Saya akan memberikan ilustrasi untuk memudahkannya. Begini, "ketepatan" dan "kalkulator" adalah satu kesatuan yang tidak terpisahkan. Kalkulator tidak mungkin memberikan hasil yang "tidak tepat". Dia hanya bisa memberikan hasil yang tepat. Sehingga "kalkulator" dan "ketepatan" adalah satu kesatuan utuh. Kalkulator adalah ketepatan, dan ketepatan adalah kalkulator. Oleh karena kalkulator dan ketepatan adalah satu kesatuan utuh, maka kalkulator bisa kita jadikan standar untuk perhitungan yang kita lakukan dalam kepala kita.

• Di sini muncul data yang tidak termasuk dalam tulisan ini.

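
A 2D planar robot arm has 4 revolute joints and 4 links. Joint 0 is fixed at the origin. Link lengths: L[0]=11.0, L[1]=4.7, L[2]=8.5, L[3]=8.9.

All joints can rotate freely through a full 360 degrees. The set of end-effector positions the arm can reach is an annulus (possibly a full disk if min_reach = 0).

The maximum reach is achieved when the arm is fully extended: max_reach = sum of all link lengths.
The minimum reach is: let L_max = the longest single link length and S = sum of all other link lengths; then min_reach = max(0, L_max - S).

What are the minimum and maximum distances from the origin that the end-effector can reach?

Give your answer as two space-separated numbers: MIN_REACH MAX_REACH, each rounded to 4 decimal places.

Link lengths: [11.0, 4.7, 8.5, 8.9]
max_reach = 11 + 4.7 + 8.5 + 8.9 = 33.1
L_max = max([11.0, 4.7, 8.5, 8.9]) = 11
S (sum of others) = 33.1 - 11 = 22.1
min_reach = max(0, 11 - 22.1) = max(0, -11.1) = 0

Answer: 0.0000 33.1000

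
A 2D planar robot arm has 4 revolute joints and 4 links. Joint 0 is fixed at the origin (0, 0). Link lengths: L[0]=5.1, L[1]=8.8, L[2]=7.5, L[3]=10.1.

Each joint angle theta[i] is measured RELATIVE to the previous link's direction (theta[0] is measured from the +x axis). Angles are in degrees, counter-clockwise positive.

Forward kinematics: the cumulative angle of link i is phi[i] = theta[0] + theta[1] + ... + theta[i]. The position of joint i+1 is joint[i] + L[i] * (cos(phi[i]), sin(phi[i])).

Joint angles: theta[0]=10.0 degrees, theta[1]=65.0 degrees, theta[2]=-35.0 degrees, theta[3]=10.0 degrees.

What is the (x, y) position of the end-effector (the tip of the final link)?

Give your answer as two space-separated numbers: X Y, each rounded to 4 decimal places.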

Tetapi berbeda dengan "Prinsip Emas" dan "manusia". Prinsip Emas dan manusia bukanlah satu kesatuan. Mereka terpisah. Sehingga manusia bisa saja memilih untuk melakukan hal yang berlawanan dengan Prinsip Emas. Tidak seperti kalkulator yang hanya bisa memberikan hasil yang "tepat". Manusia bukanlah Prinsip Emas dan Prinsip Emas bukanlah manusia. Mereka terpisah. Prinsip Emas itu adalah sesuatu yang ada di luar diri manusia.

Keterpisahan ini membawa kita ke dalam sebuah kesimpulan yang penting. Karena Prinsip Emas dan manusia adalah dua hal terpisah, berarti Prinsip Emas itu telah sengaja diberikan dalam diri setiap manusia. Berarti ada yang telah memberikan Prinsip Emas itu dalam hati setiap manusia. Ada yang menanamkan Prinsip Emas tersebut.

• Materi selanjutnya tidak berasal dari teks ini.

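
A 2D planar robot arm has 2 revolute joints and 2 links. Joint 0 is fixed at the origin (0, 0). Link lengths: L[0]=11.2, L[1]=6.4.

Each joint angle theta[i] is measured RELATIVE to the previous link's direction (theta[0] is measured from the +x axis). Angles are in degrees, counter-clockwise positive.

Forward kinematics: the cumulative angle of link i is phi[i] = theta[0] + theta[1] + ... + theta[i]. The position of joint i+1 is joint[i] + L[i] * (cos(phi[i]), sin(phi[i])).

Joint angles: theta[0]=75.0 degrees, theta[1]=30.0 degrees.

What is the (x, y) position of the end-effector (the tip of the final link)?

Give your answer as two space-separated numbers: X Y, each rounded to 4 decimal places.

joint[0] = (0.0000, 0.0000)  (base)
link 0: phi[0] = 75 = 75 deg
  cos(75 deg) = 0.2588, sin(75 deg) = 0.9659
  joint[1] = (0.0000, 0.0000) + 11.2 * (0.2588, 0.9659) = (0.0000 + 2.8988, 0.0000 + 10.8184) = (2.8988, 10.8184)
link 1: phi[1] = 75 + 30 = 105 deg
  cos(105 deg) = -0.2588, sin(105 deg) = 0.9659
  joint[2] = (2.8988, 10.8184) + 6.4 * (-0.2588, 0.9659) = (2.8988 + -1.6564, 10.8184 + 6.1819) = (1.2423, 17.0003)
End effector: (1.2423, 17.0003)

Answer: 1.2423 17.0003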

Prinsip Emas Yang Baik itu haruslah diberikan oleh sesuatu yang juga harus benar-benar baik. "Sang Pemberi Prinsip Emas" ini dan "Prinsip Emas" tersebut haruslah merupakan satu kesatuan utuh. Seperti kalkulator, si Pemberi Emas ini hanya mampu melakukan kebaikan dan tidak ada setitik noda kejahatan pun dalam diri Nya. Prinsip Emas ini pada dasarnya adalah kasih. Kita mengasihi seseorang jika berbuat hal yang baik kepada orang tersebut. Sehingga Si Pemberi Prinsip Emas dan Kasih haruslah satu kesatuan utuh. Saya menemukan hanya iman Kristen lah yang berkata bahwa Allah adalah Kasih. Dan standard Kasih Nya sangat tinggi dan mulia.